I nod a few times, thinking about it. “Yeah, okay I’ll go get checked out,” I lie to get him off my back. No way I’m going to see any doctor willingly.
Daisy stands in the doorway, long blond curly hair draped over both shoulders. She smiles at me. “Better already I see.”
“Yeah, I guess I am,” I say, but I’m completely bewildered by it still.
“I must apologize for my mum,” she says. “She’s that way with everyone, so don’t take it personally.” Harry takes her hand, a set of jingling car keys dangle from her other hand.
“Nataša’s your mother?” I never expected that, Daisy being English and all. Not to mention, Daisy and Xavier have golden-blond hair, Nataša has dark red hair and Trajan’s hair is almost black. Mentally, I’m scratching my head.
“Shannon’s mum, too,” she adds. “Obviously Xavier’s.”
Obviously, because Daisy and Xavier are twins.
“Harry, are you ready?” she says. “Have less than an hour to get there.”
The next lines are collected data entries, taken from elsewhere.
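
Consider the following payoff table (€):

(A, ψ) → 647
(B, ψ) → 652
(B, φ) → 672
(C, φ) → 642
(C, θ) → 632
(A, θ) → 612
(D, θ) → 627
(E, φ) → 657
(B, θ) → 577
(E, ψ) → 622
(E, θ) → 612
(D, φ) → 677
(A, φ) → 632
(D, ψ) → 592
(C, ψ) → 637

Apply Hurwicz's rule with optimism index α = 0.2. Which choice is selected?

C

A: 0.2·647 + 0.8·612 = 619
B: 0.2·672 + 0.8·577 = 596
C: 0.2·642 + 0.8·632 = 634
D: 0.2·677 + 0.8·592 = 609
E: 0.2·657 + 0.8·612 = 621
Highest Hurwicz score = 634 → C.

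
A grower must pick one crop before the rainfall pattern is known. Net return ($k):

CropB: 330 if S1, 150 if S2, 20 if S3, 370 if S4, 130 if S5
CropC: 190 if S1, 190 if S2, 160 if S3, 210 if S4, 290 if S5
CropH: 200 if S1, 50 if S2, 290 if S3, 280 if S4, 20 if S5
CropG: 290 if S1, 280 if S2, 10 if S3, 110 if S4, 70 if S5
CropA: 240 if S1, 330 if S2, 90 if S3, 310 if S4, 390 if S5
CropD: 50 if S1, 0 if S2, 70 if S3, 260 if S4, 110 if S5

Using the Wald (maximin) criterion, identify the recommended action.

Row minima: CropB=20, CropC=160, CropH=20, CropG=10, CropA=90, CropD=0
Best worst-case = 160 → CropC.

CropC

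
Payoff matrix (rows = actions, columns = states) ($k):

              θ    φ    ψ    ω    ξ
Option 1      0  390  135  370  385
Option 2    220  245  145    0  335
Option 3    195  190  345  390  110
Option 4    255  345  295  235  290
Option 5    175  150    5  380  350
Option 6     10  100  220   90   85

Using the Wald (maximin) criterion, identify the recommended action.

Option 4

Row minima: Option 1=0, Option 2=0, Option 3=110, Option 4=235, Option 5=5, Option 6=10
Best worst-case = 235 → Option 4.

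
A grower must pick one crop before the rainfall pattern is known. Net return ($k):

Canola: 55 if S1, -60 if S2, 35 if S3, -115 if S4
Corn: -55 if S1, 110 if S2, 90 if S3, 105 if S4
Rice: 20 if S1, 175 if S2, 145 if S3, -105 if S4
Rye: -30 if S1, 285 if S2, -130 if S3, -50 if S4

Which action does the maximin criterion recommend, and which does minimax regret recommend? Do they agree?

Row minima: Canola=-115, Corn=-55, Rice=-105, Rye=-130
Best worst-case = -55 → Corn.
Column bests: S1=55, S2=285, S3=145, S4=105.
Canola regrets: 0, 345, 110, 220 → max 345
Corn regrets: 110, 175, 55, 0 → max 175
Rice regrets: 35, 110, 0, 210 → max 210
Rye regrets: 85, 0, 275, 155 → max 275
Smallest max regret = 175 → Corn.

maximin → Corn; minimax regret → Corn (agree)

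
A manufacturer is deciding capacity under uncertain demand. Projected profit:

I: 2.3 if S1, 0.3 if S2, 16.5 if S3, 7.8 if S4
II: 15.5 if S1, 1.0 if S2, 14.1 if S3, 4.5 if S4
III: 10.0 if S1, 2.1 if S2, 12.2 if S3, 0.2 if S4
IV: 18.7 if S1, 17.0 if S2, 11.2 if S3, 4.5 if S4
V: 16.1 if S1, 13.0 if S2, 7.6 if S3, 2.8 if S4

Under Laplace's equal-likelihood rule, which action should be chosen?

IV

Row averages: I=6.725, II=8.775, III=6.125, IV=12.85, V=9.875
Highest average = 12.85 → IV.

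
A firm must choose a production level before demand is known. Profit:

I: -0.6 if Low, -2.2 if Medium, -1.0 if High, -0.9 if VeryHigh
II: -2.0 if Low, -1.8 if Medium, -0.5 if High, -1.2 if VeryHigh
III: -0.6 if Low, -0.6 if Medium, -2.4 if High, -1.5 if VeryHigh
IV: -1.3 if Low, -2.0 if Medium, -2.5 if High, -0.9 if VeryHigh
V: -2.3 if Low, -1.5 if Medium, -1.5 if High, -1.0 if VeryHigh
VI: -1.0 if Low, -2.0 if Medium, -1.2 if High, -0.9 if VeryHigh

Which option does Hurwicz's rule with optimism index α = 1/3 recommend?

II

I: 1/3·(-0.6) + 2/3·(-2.2) = -5/3
II: 1/3·(-0.5) + 2/3·(-2.0) = -1.5
III: 1/3·(-0.6) + 2/3·(-2.4) = -1.8
IV: 1/3·(-0.9) + 2/3·(-2.5) = -59/30
V: 1/3·(-1.0) + 2/3·(-2.3) = -28/15
VI: 1/3·(-0.9) + 2/3·(-2.0) = -49/30
Highest Hurwicz score = -1.5 → II.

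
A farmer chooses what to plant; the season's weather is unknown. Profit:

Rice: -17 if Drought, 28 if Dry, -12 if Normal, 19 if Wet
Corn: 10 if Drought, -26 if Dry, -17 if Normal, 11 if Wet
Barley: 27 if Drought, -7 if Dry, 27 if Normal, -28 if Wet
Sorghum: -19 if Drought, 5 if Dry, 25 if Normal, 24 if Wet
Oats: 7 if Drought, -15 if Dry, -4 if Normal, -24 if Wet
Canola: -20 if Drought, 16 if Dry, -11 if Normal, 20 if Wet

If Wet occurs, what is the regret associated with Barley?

Best payoff under Wet is 24.
Regret = 24 − (-28) = 52.

52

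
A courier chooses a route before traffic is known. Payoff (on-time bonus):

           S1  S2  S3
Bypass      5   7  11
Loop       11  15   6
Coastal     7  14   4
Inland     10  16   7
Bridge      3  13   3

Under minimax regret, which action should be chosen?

Column bests: S1=11, S2=16, S3=11.
Bypass regrets: 6, 9, 0 → max 9
Loop regrets: 0, 1, 5 → max 5
Coastal regrets: 4, 2, 7 → max 7
Inland regrets: 1, 0, 4 → max 4
Bridge regrets: 8, 3, 8 → max 8
Smallest max regret = 4 → Inland.

Inland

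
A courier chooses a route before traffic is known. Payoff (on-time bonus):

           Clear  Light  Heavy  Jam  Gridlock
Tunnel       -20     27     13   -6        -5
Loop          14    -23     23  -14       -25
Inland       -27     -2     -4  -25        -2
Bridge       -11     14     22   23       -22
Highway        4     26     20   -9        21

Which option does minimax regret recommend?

Column bests: Clear=14, Light=27, Heavy=23, Jam=23, Gridlock=21.
Tunnel regrets: 34, 0, 10, 29, 26 → max 34
Loop regrets: 0, 50, 0, 37, 46 → max 50
Inland regrets: 41, 29, 27, 48, 23 → max 48
Bridge regrets: 25, 13, 1, 0, 43 → max 43
Highway regrets: 10, 1, 3, 32, 0 → max 32
Smallest max regret = 32 → Highway.

Highway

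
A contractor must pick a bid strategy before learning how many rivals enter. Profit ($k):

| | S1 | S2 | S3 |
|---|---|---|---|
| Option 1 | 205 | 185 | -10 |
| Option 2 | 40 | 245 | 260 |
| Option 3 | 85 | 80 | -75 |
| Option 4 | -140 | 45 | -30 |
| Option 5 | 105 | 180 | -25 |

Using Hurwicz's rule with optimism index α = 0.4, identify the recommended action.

Option 1: 0.4·205 + 0.6·(-10) = 76
Option 2: 0.4·260 + 0.6·40 = 128
Option 3: 0.4·85 + 0.6·(-75) = -11
Option 4: 0.4·45 + 0.6·(-140) = -66
Option 5: 0.4·180 + 0.6·(-25) = 57
Highest Hurwicz score = 128 → Option 2.

Option 2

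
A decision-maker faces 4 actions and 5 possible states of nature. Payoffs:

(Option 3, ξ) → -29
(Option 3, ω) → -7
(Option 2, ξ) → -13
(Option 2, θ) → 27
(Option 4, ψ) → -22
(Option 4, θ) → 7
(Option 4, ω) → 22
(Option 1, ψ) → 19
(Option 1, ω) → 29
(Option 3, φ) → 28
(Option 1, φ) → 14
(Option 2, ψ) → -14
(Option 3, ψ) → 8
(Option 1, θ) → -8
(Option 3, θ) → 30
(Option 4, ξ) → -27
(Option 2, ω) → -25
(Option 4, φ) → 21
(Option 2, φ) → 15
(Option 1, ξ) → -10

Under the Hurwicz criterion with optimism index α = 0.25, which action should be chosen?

Option 1

Option 1: 0.25·29 + 0.75·(-10) = -0.25
Option 2: 0.25·27 + 0.75·(-25) = -12
Option 3: 0.25·30 + 0.75·(-29) = -14.25
Option 4: 0.25·22 + 0.75·(-27) = -14.75
Highest Hurwicz score = -0.25 → Option 1.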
Harry points at me sternly as they go to leave together, Daisy pulling him along by his fingertips. “You better go!” he demands, squinting one eye.
“I will, I will,” I say and he disappears around the corner.
Isaac shuts the door.
“How long was I out?” I say as I get up from the bed.
“Not long,” Isaac says, cupping my elbows in his hands as he stands in front of me now. He leans over and touches his forehead to mine. “About ten minutes, I guess.”
He leans away from me now.
I’m too bewildered by the whole thing to do anything but stare out at whatever, thinking. The dresser beside me is nothing but a blurry object smudged into the wall. I blink back into reality and it solidifies back into view.
“But I feel practically…perfect, now.”
I look to Isaac for answers and his hands fall away from my arms. “Well that’s a good thing, isn’t it?” He walks to the closet and nudges a pair of boots away from the door with his foot and opens it.
“Yeah, of course it is,” I say, “but it’s just…well it’s strange. I feel like…,” I’m having a hard time figuring out the best way to describe this, “…like my body just decided it wasn’t going to be sick. I mean, I felt like that a little earlier downstairs, but then all of a sudden it came back out of nowhere when Nataša….”
“Yeah, I should’ve warned you about her,” Isaac says, closing the closet door. He takes his shirt off and tosses it in the laundry basket behind the nearby chair. “I didn’t expect her to zone in on you, but then…well, never mind.” He raises his arms halfway to slip the new shirt on he had pulled from the closet. The navy fabric rolls down over his six-pack, the sleeves fit tight around his toned biceps.
“No never mind,” I say. “But then what?”
He moves around the room, avoiding eye contact, but it doesn’t seem to be intentional. He’s looking for something. “It’s no big deal,” he says, exploring underneath the chair cushion by the laundry basket. “You definitely scored brownie points with everyone, that’s for sure.”